A while back I bought this little relic from a high street electronics retailer (Maplin). I went in there to buy the modern (and common) 12F675, but came out with a 12C508. Was it that they were out of 12F675’s, or perhaps they gave me the wrong part? I don’t know for sure, but I doubt it. Most likely is that my mind was harping back to the bygone era of EPROM PICs, and I really did ask for it.
I find it interesting that high street retailer sells something like this, because this line of PICs is really quite difficult to work with, and is the last thing that the average walk-in-off-the-street hobbyist would ever want to tangle with:
It requires specialist kit to download code onto it, i.e the £1000+ MPLAB PM3, or a high voltage benchtop EPROM programmer
It’s OTP (One Time Programmable) so unless you’ve got a whole tube of them (who does right?) there’s only one chance to get the code right
It uses Microchips’ most basic 12-bit instruction set, for which, C compilers don’t support, so it’s got to be programmed with the dreaded PIC12 ASM language
So what am I going to do here? Cop out and use a 12F675, or conquer one of these once again. Not having written any ASM for many years, I can already see what should be a 1 hour task turning into a 6 hour curiosity project.
In order to make absolutely certain that the machine is turned on in all cases, I decided to make it work like this:
+5v Standby voltage powers up PIC
PIC waits 3 seconds
PIC tests if machine is on (by sampling +5V main supply)
If powered on, go to step 7
If not, PIC presses power button for 500ms
Go to step 2
Do nothing until powered off and on again
The device would only need 4 connections:
The +5V standby voltage, which pin 9 on an ATX power supply cable, failing that, most mainboards will have it available on at least one connector, in my case I found it on the CIR header.
The main +5V. This is found just about anywhere, and is used only to test if the PC is on.
The power on button active signal.

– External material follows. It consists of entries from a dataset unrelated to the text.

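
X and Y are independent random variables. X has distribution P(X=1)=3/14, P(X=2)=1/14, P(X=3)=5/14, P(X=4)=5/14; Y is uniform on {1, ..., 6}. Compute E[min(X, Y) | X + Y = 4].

P(X + Y = 4) = 3/28.
Summing min(X,Y)·P(x,y) over outcomes with X + Y = 4 gives 5/42.
E[min(X, Y) | X + Y = 4] = (5/42) / (3/28) = 10/9.

10/9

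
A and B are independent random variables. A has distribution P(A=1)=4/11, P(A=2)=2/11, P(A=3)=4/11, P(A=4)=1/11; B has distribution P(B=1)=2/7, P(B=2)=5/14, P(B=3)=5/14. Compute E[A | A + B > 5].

10/3

P(A + B > 5) = 15/77.
Summing A·P(x,y) over outcomes with A + B > 5 gives 50/77.
E[A | A + B > 5] = (50/77) / (15/77) = 10/3.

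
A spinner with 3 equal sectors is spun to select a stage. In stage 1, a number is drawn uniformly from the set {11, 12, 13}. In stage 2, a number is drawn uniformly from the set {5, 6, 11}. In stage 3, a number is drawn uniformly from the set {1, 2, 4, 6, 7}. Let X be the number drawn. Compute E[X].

E[X | stage 1] = (11+12+13)/3 = 12.
E[X | stage 2] = (5+6+11)/3 = 22/3.
E[X | stage 3] = (1+2+4+6+7)/5 = 4.
E[X] = (1/3)·(12) + (1/3)·(22/3) + (1/3)·(4) = 70/9.

70/9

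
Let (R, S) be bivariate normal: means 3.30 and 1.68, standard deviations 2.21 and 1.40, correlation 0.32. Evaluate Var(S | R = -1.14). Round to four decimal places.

Var(S | R=x) = (1 − ρ²)·σ_S².
Var(S | R=-1.14) = (1.40)²·(1 − (0.32)²) = 1.96·0.8976 = 1.7593.

1.7593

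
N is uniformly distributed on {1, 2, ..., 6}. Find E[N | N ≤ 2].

3/2

Given N ≤ 2, N is equally likely to be any of {1, 2}.
E[N | N ≤ 2] = (1 + 2) / 2 = 3/2.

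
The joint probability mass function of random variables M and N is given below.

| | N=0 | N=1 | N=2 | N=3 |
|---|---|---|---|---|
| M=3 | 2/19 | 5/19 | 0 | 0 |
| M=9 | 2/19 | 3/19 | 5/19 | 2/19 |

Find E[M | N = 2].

P(N = 2) = 5/19.
Σ M·P over the event = 9·(5/19) = 45/19.
E[M | N = 2] = (45/19) / (5/19) = 9.

9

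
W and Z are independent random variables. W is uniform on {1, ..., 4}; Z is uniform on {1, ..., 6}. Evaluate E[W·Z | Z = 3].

Outcomes with Z = 3: (1,3), (2,3), (3,3), (4,3), each with probability 1/24.
E[W·Z | Z = 3] = (3 + 6 + 9 + 12) / 4 = 15/2.

15/2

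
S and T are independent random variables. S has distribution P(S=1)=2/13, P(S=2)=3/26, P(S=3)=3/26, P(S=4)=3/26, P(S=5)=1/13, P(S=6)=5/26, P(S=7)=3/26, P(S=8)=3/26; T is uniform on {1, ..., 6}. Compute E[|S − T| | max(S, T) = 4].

P(max(S, T) = 4) = 11/78.
Summing |S−T|·P(x,y) over outcomes with max(S, T) = 4 gives 1/4.
E[|S − T| | max(S, T) = 4] = (1/4) / (11/78) = 39/22.

39/22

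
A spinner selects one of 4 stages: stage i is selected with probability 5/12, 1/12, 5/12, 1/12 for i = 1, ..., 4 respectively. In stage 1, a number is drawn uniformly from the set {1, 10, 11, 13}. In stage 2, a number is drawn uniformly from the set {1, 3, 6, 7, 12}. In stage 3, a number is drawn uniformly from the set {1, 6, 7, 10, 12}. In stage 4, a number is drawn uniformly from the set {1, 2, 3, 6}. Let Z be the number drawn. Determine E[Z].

E[Z | stage 1] = (1+10+11+13)/4 = 35/4.
E[Z | stage 2] = (1+3+6+7+12)/5 = 29/5.
E[Z | stage 3] = (1+6+7+10+12)/5 = 36/5.
E[Z | stage 4] = (1+2+3+6)/4 = 3.
E[Z] = (5/12)·(35/4) + (1/12)·(29/5) + (5/12)·(36/5) + (1/12)·(3) = 1771/240.

1771/240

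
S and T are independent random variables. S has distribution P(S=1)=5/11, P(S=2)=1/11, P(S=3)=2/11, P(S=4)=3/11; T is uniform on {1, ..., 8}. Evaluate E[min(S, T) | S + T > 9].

P(S + T > 9) = 7/44.
Summing min(S,T)·P(x,y) over outcomes with S + T > 9 gives 25/44.
E[min(S, T) | S + T > 9] = (25/44) / (7/44) = 25/7.

25/7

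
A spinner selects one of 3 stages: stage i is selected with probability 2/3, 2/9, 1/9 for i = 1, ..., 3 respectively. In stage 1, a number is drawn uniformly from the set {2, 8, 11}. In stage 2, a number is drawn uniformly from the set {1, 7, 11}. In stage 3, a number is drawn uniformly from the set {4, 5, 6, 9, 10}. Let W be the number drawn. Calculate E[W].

E[W | stage 1] = (2+8+11)/3 = 7.
E[W | stage 2] = (1+7+11)/3 = 19/3.
E[W | stage 3] = (4+5+6+9+10)/5 = 34/5.
By the law of total expectation,
E[W] = (2/3)·(7) + (2/9)·(19/3) + (1/9)·(34/5) = 922/135.

922/135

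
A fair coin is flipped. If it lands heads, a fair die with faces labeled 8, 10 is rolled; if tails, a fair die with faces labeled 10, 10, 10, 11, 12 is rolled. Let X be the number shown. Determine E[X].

49/5

E[X | heads] = (8+10)/2 = 9.
E[X | tails] = (10+10+10+11+12)/5 = 53/5.
E[X] = (1/2)·(9) + (1/2)·(53/5) = 49/5.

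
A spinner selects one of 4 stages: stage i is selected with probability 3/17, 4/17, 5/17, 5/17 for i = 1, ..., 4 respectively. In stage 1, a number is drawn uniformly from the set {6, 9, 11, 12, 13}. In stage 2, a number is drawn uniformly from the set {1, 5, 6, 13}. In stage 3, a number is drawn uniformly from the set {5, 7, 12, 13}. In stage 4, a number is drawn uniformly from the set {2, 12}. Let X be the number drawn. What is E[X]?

161/20

E[X | stage 1] = (6+9+11+12+13)/5 = 51/5.
E[X | stage 2] = (1+5+6+13)/4 = 25/4.
E[X | stage 3] = (5+7+12+13)/4 = 37/4.
E[X | stage 4] = (2+12)/2 = 7.
E[X] = (3/17)·(51/5) + (4/17)·(25/4) + (5/17)·(37/4) + (5/17)·(7) = 161/20.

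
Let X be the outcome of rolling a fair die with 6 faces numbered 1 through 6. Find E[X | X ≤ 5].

Given X ≤ 5, X is equally likely to be any of {1, 2, 3, 4, 5}.
E[X | X ≤ 5] = (1 + 2 + 3 + 4 + 5) / 5 = 3.

3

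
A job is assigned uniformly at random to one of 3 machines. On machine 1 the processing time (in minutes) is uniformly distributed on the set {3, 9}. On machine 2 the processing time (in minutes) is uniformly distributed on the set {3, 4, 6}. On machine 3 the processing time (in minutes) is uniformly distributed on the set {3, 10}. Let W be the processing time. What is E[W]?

101/18

E[W | machine 1] = (3+9)/2 = 6.
E[W | machine 2] = (3+4+6)/3 = 13/3.
E[W | machine 3] = (3+10)/2 = 13/2.
By the law of total expectation,
E[W] = (1/3)·(6) + (1/3)·(13/3) + (1/3)·(13/2) = 101/18.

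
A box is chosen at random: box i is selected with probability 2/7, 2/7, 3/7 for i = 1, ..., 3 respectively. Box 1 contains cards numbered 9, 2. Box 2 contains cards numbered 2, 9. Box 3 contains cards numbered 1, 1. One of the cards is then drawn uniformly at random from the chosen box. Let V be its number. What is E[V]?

25/7

E[V | box 1] = (9+2)/2 = 11/2.
E[V | box 2] = (2+9)/2 = 11/2.
E[V | box 3] = (1+1)/2 = 1.
E[V] = (2/7)·(11/2) + (2/7)·(11/2) + (3/7)·(1) = 25/7.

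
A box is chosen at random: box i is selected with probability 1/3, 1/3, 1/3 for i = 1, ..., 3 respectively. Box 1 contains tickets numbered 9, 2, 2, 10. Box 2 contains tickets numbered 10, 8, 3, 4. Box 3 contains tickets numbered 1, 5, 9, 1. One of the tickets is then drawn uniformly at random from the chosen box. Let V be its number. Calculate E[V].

E[V | box 1] = (9+2+2+10)/4 = 23/4.
E[V | box 2] = (10+8+3+4)/4 = 25/4.
E[V | box 3] = (1+5+9+1)/4 = 4.
E[V] = (1/3)·(23/4) + (1/3)·(25/4) + (1/3)·(4) = 16/3.

16/3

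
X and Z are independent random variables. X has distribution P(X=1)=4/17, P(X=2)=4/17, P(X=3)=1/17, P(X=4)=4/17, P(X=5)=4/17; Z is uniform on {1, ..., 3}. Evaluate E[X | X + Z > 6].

14/3

P(X + Z > 6) = 4/17.
Summing X·P(x,y) over outcomes with X + Z > 6 gives 56/51.
E[X | X + Z > 6] = (56/51) / (4/17) = 14/3.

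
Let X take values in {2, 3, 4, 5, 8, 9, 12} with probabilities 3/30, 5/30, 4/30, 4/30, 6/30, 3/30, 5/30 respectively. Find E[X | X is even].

65/9

P(X is even) = 3/5.
Σ over the event: 2·1/10 + 4·2/15 + 8·1/5 + 12·1/6 = 13/3.
E[X | X is even] = (13/3) / (3/5) = 65/9.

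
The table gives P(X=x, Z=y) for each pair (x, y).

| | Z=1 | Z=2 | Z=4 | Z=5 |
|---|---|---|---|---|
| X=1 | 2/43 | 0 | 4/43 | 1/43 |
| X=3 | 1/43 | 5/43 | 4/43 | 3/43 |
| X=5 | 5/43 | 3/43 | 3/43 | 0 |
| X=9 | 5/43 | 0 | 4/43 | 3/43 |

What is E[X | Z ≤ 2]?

P(Z ≤ 2) = 21/43.
Σ X·P over the event = 1·(2/43) + 3·(1/43) + 3·(5/43) + 5·(5/43) + 5·(3/43) + 9·(5/43) = 105/43.
E[X | Z ≤ 2] = (105/43) / (21/43) = 5.

5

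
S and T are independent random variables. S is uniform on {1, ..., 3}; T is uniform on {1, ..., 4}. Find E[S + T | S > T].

4

Outcomes with S > T: (2,1), (3,1), (3,2), each with probability 1/12.
E[S + T | S > T] = (3 + 4 + 5) / 3 = 4.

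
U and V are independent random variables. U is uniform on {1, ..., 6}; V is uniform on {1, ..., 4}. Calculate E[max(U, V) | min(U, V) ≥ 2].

64/15

P(min(U, V) ≥ 2) = 5/8.
Summing max(U,V)·P(x,y) over outcomes with min(U, V) ≥ 2 gives 8/3.
E[max(U, V) | min(U, V) ≥ 2] = (8/3) / (5/8) = 64/15.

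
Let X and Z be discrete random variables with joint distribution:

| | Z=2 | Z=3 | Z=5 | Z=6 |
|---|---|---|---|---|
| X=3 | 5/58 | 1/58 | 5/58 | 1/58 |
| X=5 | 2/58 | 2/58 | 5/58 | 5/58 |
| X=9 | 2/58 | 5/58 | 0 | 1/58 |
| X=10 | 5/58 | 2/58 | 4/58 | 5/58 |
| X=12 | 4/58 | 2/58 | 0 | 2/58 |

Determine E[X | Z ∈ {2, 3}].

81/10

P(Z ∈ {2, 3}) = 15/29.
Summing X·P(X=x,Z=y) over the conditioning event gives 243/58.
E[X | Z ∈ {2, 3}] = (243/58) / (15/29) = 81/10.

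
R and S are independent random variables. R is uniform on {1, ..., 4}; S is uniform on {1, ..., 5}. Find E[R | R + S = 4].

2

Outcomes with R + S = 4: (1,3), (2,2), (3,1), each with probability 1/20.
E[R | R + S = 4] = (1 + 2 + 3) / 3 = 2.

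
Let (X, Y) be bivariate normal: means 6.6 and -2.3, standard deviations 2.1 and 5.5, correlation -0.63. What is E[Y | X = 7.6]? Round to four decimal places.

-3.9500

E[Y | X=x] = μ_Y + ρ(σ_Y/σ_X)(x − μ_X) for jointly normal variables.
E[Y | X=7.6] = -2.3 + (-0.63)·(5.5/2.1)·(7.6 − (6.6)) = -2.3 + (-1.65)·(1) = -3.9500.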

This is either pin 8 or 6 on the front panel header, One of those two is connected to ground, ignore that one and connect the other to this device. It’s no problem to leave the physical power button connected, this device will not interfere with its operation.
Ground. Take your pick where to connect this.
If using an Intel Desktop Board, or one that is designed to be compatible, the Custom Solutions Header has all four of these connections.